After Merging Datasets, Re-balancing (Train/Val/Test) excludes multiple classes in VAL split

After merging several object datasets (already uploaded to Roboflow) into one, I am unable to get a fairly balanced split between classes when generating a new version. After reviewing similar topics, a suggestion to manually move more images from one class into the “VAL” split is not feasible with ~17,500 total images.

Currently, have to export the entire “Merged” Dataset, properly shuffle/splits (e.g. 75/20/5) all objects into new Train/Val/Test splits… THEN upload AGAIN the properly balanced dataset to Roboflow while keeping the existing splits. Have no idea what happens when you add augmentations or if for some reason needed to adjust the balance between Train/Val/Test.
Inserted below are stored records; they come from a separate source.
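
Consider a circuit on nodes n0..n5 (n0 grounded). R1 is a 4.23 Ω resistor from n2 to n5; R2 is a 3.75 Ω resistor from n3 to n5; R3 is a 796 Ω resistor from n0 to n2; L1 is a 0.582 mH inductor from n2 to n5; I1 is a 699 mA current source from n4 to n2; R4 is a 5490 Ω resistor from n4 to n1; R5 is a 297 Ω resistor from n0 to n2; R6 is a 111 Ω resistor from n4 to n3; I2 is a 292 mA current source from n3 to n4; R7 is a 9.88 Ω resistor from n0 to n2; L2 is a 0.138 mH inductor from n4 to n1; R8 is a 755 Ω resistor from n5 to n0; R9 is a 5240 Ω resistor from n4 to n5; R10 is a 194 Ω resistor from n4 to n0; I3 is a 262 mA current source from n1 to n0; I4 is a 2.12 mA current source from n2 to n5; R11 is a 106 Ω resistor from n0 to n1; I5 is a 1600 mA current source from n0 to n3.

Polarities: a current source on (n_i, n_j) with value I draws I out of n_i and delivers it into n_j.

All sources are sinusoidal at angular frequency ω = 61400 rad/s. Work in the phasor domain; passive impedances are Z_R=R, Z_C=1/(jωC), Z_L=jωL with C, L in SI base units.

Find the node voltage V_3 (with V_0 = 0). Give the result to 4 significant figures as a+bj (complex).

Apply KCL at each of the 5 non-ground nodes and solve the resulting linear system.
Node n1: branches {R4, L2, I3, R11} → V_1 = -19.52-0.2293j
Node n2: branches {R1, R3, L1, I1, R5, R7, I4} → V_2 = 15.10-0.005967j
Node n3: branches {R2, R6, I2, I5} → V_3 = 22.35+0.4360j
Node n4: branches {I1, R4, R6, I2, L2, R9, R10} → V_4 = -19.50+0.4302j
Node n5: branches {R1, R2, L1, R8, R9, I4} → V_5 = 18.85+0.4362j

22.35+0.4360j V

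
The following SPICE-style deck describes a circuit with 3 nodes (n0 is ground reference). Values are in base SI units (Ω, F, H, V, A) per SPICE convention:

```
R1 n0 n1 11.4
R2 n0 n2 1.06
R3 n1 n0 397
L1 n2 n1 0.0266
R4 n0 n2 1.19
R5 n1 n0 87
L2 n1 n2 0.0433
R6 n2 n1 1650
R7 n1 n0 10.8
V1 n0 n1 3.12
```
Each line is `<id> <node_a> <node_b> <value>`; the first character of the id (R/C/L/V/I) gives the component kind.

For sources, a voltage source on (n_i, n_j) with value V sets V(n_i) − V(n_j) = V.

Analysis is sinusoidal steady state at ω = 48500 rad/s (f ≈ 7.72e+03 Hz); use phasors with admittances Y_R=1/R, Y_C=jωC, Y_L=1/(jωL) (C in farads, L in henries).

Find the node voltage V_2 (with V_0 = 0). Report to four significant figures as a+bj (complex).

Element admittances at ω=48500 rad/s:
  Y(R1) = 0.08772+0.000j S between n0,n1
  Y(R2) = 0.9434+0.000j S between n0,n2
  Y(R3) = 0.002519+0.000j S between n1,n0
  Y(L1) = 0.000-0.0007751j S between n2,n1
  Y(R4) = 0.8403+0.000j S between n0,n2
  Y(R5) = 0.01149+0.000j S between n1,n0
  Y(L2) = 0.000-0.0004762j S between n1,n2
  Y(R6) = 0.0006061+0.000j S between n2,n1
  Y(R7) = 0.09259+0.000j S between n1,n0
  V1: constraint V(n0)−V(n1) = 3.12
Assemble and solve the 3×3 MNA system:
  V(n1)=-3.120+0.000j  V(n2)=-0.001061+0.002187j
  i(V1)=-0.6082+0.003901j

-0.001061+0.002187j V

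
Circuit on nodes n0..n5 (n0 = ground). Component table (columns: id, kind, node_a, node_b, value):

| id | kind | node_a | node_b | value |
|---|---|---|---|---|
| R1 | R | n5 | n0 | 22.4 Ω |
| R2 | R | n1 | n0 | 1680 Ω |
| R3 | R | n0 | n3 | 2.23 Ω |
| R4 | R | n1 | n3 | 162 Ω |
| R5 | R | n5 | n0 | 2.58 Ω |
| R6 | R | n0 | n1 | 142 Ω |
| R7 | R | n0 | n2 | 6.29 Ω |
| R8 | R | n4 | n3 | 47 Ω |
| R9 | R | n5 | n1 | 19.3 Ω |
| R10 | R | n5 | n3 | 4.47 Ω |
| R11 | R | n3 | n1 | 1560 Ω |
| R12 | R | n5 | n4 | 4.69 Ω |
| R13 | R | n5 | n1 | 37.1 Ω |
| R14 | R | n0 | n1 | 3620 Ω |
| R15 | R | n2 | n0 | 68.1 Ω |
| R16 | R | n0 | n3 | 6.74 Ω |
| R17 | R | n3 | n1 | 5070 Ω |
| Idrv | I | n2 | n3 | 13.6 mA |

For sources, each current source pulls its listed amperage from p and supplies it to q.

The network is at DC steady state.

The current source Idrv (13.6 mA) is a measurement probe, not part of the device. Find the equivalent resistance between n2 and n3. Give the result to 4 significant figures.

R_eq = 7.080 Ω

Apply KCL at each of the 5 non-ground nodes and solve the resulting linear system.
Node n1: branches {R2, R4, R6, R9, R11, R13, R14, R17} → V_1 = 0.006818
Node n2: branches {R7, R15, Idrv} → V_2 = -0.07831
Node n3: branches {R3, R4, R8, R10, R11, R16, R17, Idrv} → V_3 = 0.01798
Node n4: branches {R8, R12} → V_4 = 0.007550
Node n5: branches {R1, R5, R9, R10, R12, R13} → V_5 = 0.006509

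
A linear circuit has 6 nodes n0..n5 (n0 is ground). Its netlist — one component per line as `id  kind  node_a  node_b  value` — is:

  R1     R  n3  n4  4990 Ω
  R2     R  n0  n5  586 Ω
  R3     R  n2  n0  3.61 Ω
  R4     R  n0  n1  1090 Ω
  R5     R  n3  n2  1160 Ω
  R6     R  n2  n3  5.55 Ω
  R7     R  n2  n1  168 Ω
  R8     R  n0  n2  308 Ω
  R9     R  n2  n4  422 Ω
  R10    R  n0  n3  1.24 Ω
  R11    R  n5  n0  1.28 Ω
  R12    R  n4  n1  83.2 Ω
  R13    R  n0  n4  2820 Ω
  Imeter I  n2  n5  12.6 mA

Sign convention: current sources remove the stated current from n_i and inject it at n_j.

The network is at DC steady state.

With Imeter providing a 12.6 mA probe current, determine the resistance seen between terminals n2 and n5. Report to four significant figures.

Element admittances at DC:
  Y(R1) = 0.0002004 S between n3,n4
  Y(R2) = 0.001706 S between n0,n5
  Y(R3) = 0.2770 S between n2,n0
  Y(R4) = 0.0009174 S between n0,n1
  Y(R5) = 0.0008621 S between n3,n2
  Y(R6) = 0.1802 S between n2,n3
  Y(R7) = 0.005952 S between n2,n1
  Y(R8) = 0.003247 S between n0,n2
  Y(R9) = 0.002370 S between n2,n4
  Y(R10) = 0.8065 S between n0,n3
  Y(R11) = 0.7812 S between n5,n0
  Y(R12) = 0.01202 S between n4,n1
  Y(R13) = 0.0003546 S between n0,n4
  Imeter: injects 0.0126 A into n5 (from n2)
Assemble and solve the 5×5 MNA system:
  V(n1)=-0.02510  V(n2)=-0.02935  V(n3)=-0.005385  V(n4)=-0.02492  V(n5)=0.01609

R_eq = 3.607 Ω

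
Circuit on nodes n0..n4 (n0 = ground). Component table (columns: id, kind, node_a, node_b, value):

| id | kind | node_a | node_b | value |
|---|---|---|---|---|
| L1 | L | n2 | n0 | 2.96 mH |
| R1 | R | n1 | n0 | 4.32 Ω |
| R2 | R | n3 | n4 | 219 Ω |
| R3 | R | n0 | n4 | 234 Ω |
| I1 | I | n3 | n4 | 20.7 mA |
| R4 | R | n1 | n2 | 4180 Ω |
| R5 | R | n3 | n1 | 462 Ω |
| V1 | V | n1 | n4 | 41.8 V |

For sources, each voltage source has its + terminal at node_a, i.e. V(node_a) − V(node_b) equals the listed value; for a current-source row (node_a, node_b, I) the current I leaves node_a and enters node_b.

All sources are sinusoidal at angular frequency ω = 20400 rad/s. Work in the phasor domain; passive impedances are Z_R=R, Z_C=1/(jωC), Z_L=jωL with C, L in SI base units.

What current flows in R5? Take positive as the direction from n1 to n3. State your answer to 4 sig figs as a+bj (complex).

Apply KCL at each of the 4 non-ground nodes and solve the resulting linear system.
Node n1: branches {R1, R4, R5, V1} → V_1 = 0.7569+1.108e-05j
Node n2: branches {L1, R4} → V_2 = 0.0001578+0.01093j
Node n3: branches {R2, I1, R5} → V_3 = -30.68+1.108e-05j
Node n4: branches {R2, R3, I1, V1} → V_4 = -41.04+1.108e-05j
Source currents: i(V1)=-0.2434+4.736e-08j

0.06804+0.000j A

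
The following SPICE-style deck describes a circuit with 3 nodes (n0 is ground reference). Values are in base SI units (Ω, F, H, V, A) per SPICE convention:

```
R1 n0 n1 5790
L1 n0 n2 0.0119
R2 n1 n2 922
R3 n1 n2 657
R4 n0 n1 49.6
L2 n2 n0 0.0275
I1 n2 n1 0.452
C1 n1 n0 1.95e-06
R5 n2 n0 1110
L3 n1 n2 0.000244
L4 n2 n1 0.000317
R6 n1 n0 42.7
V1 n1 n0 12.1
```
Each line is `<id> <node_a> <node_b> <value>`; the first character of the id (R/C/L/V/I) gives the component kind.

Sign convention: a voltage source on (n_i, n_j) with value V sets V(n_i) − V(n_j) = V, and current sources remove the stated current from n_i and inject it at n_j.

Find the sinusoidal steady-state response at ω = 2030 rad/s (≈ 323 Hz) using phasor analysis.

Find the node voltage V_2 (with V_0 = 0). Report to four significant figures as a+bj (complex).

11.90-0.1273j V

MNA unknowns: 2 node voltages V₁..V_2 plus 1 source current (V1)
R1: Y=0.0001727+0.000j on G[0,1]
L1: Y=0.000-0.04140j on G[0,2]
R2: Y=0.001085+0.000j on G[1,2]
R3: Y=0.001522+0.000j on G[1,2]
R4: Y=0.02016+0.000j on G[0,1]
L2: Y=0.000-0.01791j on G[2,0]
I1: z[2]−=0.452, z[1]+=0.452
C1: Y=0.000+0.003959j on G[1,0]
R5: Y=0.0009009+0.000j on G[2,0]
L3: Y=0.000-2.019j on G[1,2]
L4: Y=0.000-1.554j on G[2,1]
R6: Y=0.02342+0.000j on G[1,0]
V1: row V1−V0=12.1, i_V1 at 1,0
solve → V1=12.10+0.000j, V2=11.90-0.1273j
aux → i_V1=-0.5326+0.6581j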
Previously asked about same issue, don’t believe ever received any further update after this response:

Please see below export stats and screenshots:

Train Object Stats:
5347 handgun
4648 rifle
4748 knife
1437 hammer

Val Object Stats :
0 handgun
0 rifle
995 knife
2587 hammer


2 Likes

Thanks for the note here.

If understood correctly, the desired outcome is a merged dataset with classes randomly shuffled among training, validation, and testing. Is that correct?
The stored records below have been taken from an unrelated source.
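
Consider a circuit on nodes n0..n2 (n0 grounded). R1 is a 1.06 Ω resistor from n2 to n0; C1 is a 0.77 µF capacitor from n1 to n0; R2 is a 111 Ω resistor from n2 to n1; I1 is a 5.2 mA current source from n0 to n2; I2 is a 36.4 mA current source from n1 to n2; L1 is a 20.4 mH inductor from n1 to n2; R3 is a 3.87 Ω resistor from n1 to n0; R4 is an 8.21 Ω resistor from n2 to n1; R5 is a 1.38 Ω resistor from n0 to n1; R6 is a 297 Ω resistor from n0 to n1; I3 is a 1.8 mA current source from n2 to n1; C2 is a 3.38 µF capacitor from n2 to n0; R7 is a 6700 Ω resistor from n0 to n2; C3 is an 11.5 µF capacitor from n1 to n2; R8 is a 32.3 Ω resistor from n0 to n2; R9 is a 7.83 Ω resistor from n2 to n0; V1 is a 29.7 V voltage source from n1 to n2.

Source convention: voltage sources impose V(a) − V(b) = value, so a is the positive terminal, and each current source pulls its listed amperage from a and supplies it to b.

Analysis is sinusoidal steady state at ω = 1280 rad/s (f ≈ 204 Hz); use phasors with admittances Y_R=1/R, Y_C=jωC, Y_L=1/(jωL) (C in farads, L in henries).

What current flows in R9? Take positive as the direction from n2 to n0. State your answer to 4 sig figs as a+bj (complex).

MNA unknowns: 2 node voltages V₁..V_2 plus 1 source current (V1)
R1: Y=0.9434+0.000j on G[2,0]
C1: Y=0.000+0.0009856j on G[1,0]
R2: Y=0.009009+0.000j on G[2,1]
I1: z[0]−=0.0052, z[2]+=0.0052
I2: z[1]−=0.0364, z[2]+=0.0364
L1: Y=0.000-0.03830j on G[1,2]
R3: Y=0.2584+0.000j on G[1,0]
R4: Y=0.1218+0.000j on G[2,1]
R5: Y=0.7246+0.000j on G[0,1]
R6: Y=0.003367+0.000j on G[0,1]
I3: z[2]−=0.0018, z[1]+=0.0018
C2: Y=0.000+0.004326j on G[2,0]
R7: Y=0.0001493+0.000j on G[0,2]
C3: Y=0.000+0.01472j on G[1,2]
R8: Y=0.03096+0.000j on G[0,2]
R9: Y=0.1277+0.000j on G[2,0]
V1: row V1−V2=29.7, i_V1 at 1,2
solve → V1=15.68+0.02165j, V2=-14.02+0.02165j
aux → i_V1=-19.38+0.6634j

-1.791+0.002765j A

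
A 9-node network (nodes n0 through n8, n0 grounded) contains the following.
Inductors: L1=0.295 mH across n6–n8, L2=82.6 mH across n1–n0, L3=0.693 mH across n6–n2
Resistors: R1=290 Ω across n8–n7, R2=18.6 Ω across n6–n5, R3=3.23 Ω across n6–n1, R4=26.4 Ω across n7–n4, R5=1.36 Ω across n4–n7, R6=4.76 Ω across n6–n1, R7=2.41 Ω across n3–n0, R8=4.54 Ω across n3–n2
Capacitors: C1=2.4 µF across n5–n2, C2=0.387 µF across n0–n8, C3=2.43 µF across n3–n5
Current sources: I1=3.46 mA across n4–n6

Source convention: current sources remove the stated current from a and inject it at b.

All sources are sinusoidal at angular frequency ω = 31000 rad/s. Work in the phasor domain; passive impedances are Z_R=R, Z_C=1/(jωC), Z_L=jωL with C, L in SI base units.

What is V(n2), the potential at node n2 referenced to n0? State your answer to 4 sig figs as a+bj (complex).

Apply KCL at each of the 8 non-ground nodes and solve the resulting linear system.
Node n1: branches {R3, R6, L2} → V_1 = -0.009114-0.0007911j
Node n2: branches {C1, R8, L3} → V_2 = -0.002075+0.001479j
Node n3: branches {C3, R7, R8} → V_3 = -0.001052+0.0002874j
Node n4: branches {R4, R5, I1} → V_4 = -1.018-0.03642j
Node n5: branches {R2, C1, C3} → V_5 = -0.002953+0.003092j
Node n6: branches {L1, R2, R3, R6, L3, I1} → V_6 = -0.009115-0.0007842j
Node n7: branches {R1, R4, R5} → V_7 = -1.014-0.03642j
Node n8: branches {L1, R1, C2} → V_8 = -0.01024-0.03642j

-0.002075+0.001479j V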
Yes, almost. There is a bunch of terminology about what we are trying to insure is accomplished but generally speaking we desire a random “sampling” of each class such that there would be a balance of objects in the respective Train,Val,Test splits. Then shuffling those splits so there is no perceived order amongst classes.

E.G.

5 classes of objects in a merged Roboflow dataset - each with 100 images per class totaling 500 total images.

Tiger - 100 images
Lion -100 images
Elephant -100 images
Zebra - 100 images
Monkey -100 images

Seek to split 500 images into Train/Val/Test with 80/15/5 ratio.

OUTCOME WOULD BE:

Train:
Tiger 80
Lion 80
Elephant 80
Zebra 80
Monkey 80

Val:

Tiger 15
Lion 15
Elephant 15
Zebra 15
Monkey 15

Test:

Tiger 5
Lion 5
Elephant 5
Zebra 5
Monkey 5

In each of those balanced splits, all of the images would be shuffled.

Hope this makes sense and as you can see from the exported stats above, the splits are not balanced at all and even exclude entire object classes in the Val Split.

Thanks.

Any update?

You can accomplish this by uploading each class separately so you can choose the split per class. (Or if you upload them already organized in train valid and test folders we’ll parse those from the file path and let you keep those choices.
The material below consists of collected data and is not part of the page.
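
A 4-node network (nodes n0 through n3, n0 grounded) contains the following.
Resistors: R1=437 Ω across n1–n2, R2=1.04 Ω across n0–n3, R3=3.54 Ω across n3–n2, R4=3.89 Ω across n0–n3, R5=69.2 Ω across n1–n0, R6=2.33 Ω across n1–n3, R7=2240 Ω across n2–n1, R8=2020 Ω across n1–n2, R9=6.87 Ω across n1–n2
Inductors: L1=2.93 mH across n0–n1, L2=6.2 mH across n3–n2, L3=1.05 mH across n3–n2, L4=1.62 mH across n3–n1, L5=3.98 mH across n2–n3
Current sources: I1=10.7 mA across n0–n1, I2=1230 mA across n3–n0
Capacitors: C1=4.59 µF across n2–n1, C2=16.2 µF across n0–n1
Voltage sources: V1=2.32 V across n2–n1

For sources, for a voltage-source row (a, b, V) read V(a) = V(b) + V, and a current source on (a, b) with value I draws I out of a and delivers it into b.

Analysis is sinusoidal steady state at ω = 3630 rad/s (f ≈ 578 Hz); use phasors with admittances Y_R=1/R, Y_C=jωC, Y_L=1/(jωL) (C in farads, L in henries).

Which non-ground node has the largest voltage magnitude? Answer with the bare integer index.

MNA unknowns: 3 node voltages V₁..V_3 plus 1 source current (V1)
R1: Y=0.002288+0.000j on G[1,2]
L1: Y=0.000-0.09402j on G[0,1]
R2: Y=0.9615+0.000j on G[0,3]
R3: Y=0.2825+0.000j on G[3,2]
I1: z[0]−=0.0107, z[1]+=0.0107
C1: Y=0.000+0.01666j on G[2,1]
R4: Y=0.2571+0.000j on G[0,3]
L2: Y=0.000-0.04443j on G[3,2]
L3: Y=0.000-0.2624j on G[3,2]
I2: z[3]−=1.23, z[0]+=1.23
R5: Y=0.01445+0.000j on G[1,0]
C2: Y=0.000+0.05881j on G[0,1]
L4: Y=0.000-0.1701j on G[3,1]
R6: Y=0.4292+0.000j on G[1,3]
R7: Y=0.0004464+0.000j on G[2,1]
R8: Y=0.0004950+0.000j on G[1,2]
L5: Y=0.000-0.06922j on G[2,3]
R9: Y=0.1456+0.000j on G[1,2]
V1: row V2−V1=2.32, i_V1 at 2,1
solve → V1=-2.073+0.2193j, V2=0.2469+0.2193j, V3=-0.9823-0.06251j
aux → i_V1=-0.7984+0.3439j

1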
Thanks Brad. We generally upload each class to Roboflow by itself and put all into train so can re-balance later upon export depending upon split-need. Pretty cumbersome to export already uploaded datasets to local machine, shuffle-split, then reload back to Roboflow, then merge, and finally generate new export… don’t you think?. Kinda makes your “re-balance” feature in Generate obsolete. Any chance can incorporate a “shuffle-sample” feature into re-balance dataset? Either behind the scene automatically, which I think everyone would want, or a button-slide feature to equally balance classes upon choosing the re-balance function?

Please advise and thanks.
Sean

I agree - will this be fixed? The train val split feature is somewhat obsolete right now due to it being so imbalanced. Also, is there a way to re-split images after labeling is finished?

As far as I can tell, they haven’t done anything to address this. Really not sure why the rebalancing wouldn’t be random by default; seems like a silly design choice.